Não pertencer ao meio do teatro é também não ter uma agenda pré-formatada. Assim, cada texto meu aqui no Horizonte partiu, muito simplesmente, de uma espécie de comichão ao me deparar com uma experiência cênica (e elas foram variadas: peças, performances, um show de rock, um acontecimento na rua que ainda não sei como definir…). Diante da inquietude física, emocional e intelectual provocada por aquele encontro, era preciso deixar que aquela experiência não se esvaísse no cotidiano, que ela encontrasse uma maneira de continuar, transmutada, noutro lugar e noutra forma – a da escrita. É bem possível que essa seja uma posição conservadora hoje, um tanto datada, mas ainda acredito na crítica como um encontro fecundo entre um espectador e uma obra. No caso do teatro, então, essa arte irreprodutível por excelência, não há melhor forma de engarrafar experiências e destiná-las ao futuro do que dar forma a esse encontro entre uma subjetividade e um acontecimento. O sedimento final desse processo é sempre uma nova experiência, dessa vez de escrita, mas acredito que há algo valioso nessa fricção entre algo que está no mundo – e que, portanto, não sou eu – e meu próprio corpo.

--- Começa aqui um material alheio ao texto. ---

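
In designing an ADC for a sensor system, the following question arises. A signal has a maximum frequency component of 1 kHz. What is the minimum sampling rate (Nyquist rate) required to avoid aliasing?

By the Nyquist-Shannon sampling theorem,
the minimum sampling rate (Nyquist rate) must be at least 2 * f_max.
Nyquist rate = 2 * 1 kHz = 2 kHz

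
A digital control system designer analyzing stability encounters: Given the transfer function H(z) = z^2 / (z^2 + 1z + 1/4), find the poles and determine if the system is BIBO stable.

Poles are roots of the denominator: z^2 + 1z + 1/4 = 0.
Quadratic formula: z = [-(1) +/- sqrt((1)^2 - 4*(1/4))] / 2
Discriminant = 1 - 1 = 0; sqrt = 0.
z = (-1 +/- 0) / 2 = -1/2 (repeated root).
|p1| = 1/2, |p2| = 1/2.
For BIBO stability, all poles must lie inside the unit circle (|p| < 1).
System is STABLE since both |p| < 1.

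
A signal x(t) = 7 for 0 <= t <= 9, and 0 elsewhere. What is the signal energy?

Energy = integral of |x(t)|^2 dt over the signal duration
= 7^2 * 9 = 49 * 9 = 441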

Por um lado, não consigo aderir à tendência contemporânea da crítica como criação, porque ainda acredito na fecundidade desse jogo com o fora. Ainda acredito na velha posição adorniana sobre o ensaio, esse texto que “espelha a disponibilidade de quem, como uma criança, não tem vergonha de se entusiasmar com o que os outros já fizeram”. Por outro lado, não subscrevo à posição de quem enxerga a crítica como juízo desimplicado, como crivo excessivamente apegado à racionalidade. Por isso, há algum tempo, tenho trabalhado com uma ideia da socióloga da imagem boliviana Silvia Rivera Cusicanqui, que chegou até mim durante um laboratório de crítica de cinema do qual participei. Em sua reflexão junto às mulheres tecelãs andinas e em diálogo com padrões visuais de suas obras, ela encontrou uma fórmula teórica que tem me intrigado: “a mão sabe”. Na contramão do oculocentrismo ocidental, é uma tentativa de reintegrar o olhar ao corpo, de imaginar um conhecimento que não se desvincule de uma experiência corpórea.
Na escrita crítica, imagino que esse saber das mãos tem a ver com um trabalho que não se confunde com a transmissão de um saber pré-fabricado, mas que descobre, no próprio ato da escrita, uma maneira inesperada de dar forma ao encontro e ir em direção ao que não se sabe. Um texto crítico não é o resultado de uma transmissão entre a cabeça e o algoritmo, mas algo que acontece no corpo inteiro, num jogo intenso entre a memória e a invenção, entre o olhar e as mãos, entre o que se move e o que se sedimenta. Uma centelha surge na experiência, encontra combustível no ato da escrita e se incendeia no encontro com a leitura.
A tarefa primeira é a de alimentar esse fogo. Partir sempre do espanto. Só começar um texto quando não se sabe como ele vai terminar. Escrever exclusivamente sobre o que não se tem certeza. Soltar o olhar, soltar o corpo, soltar a mão.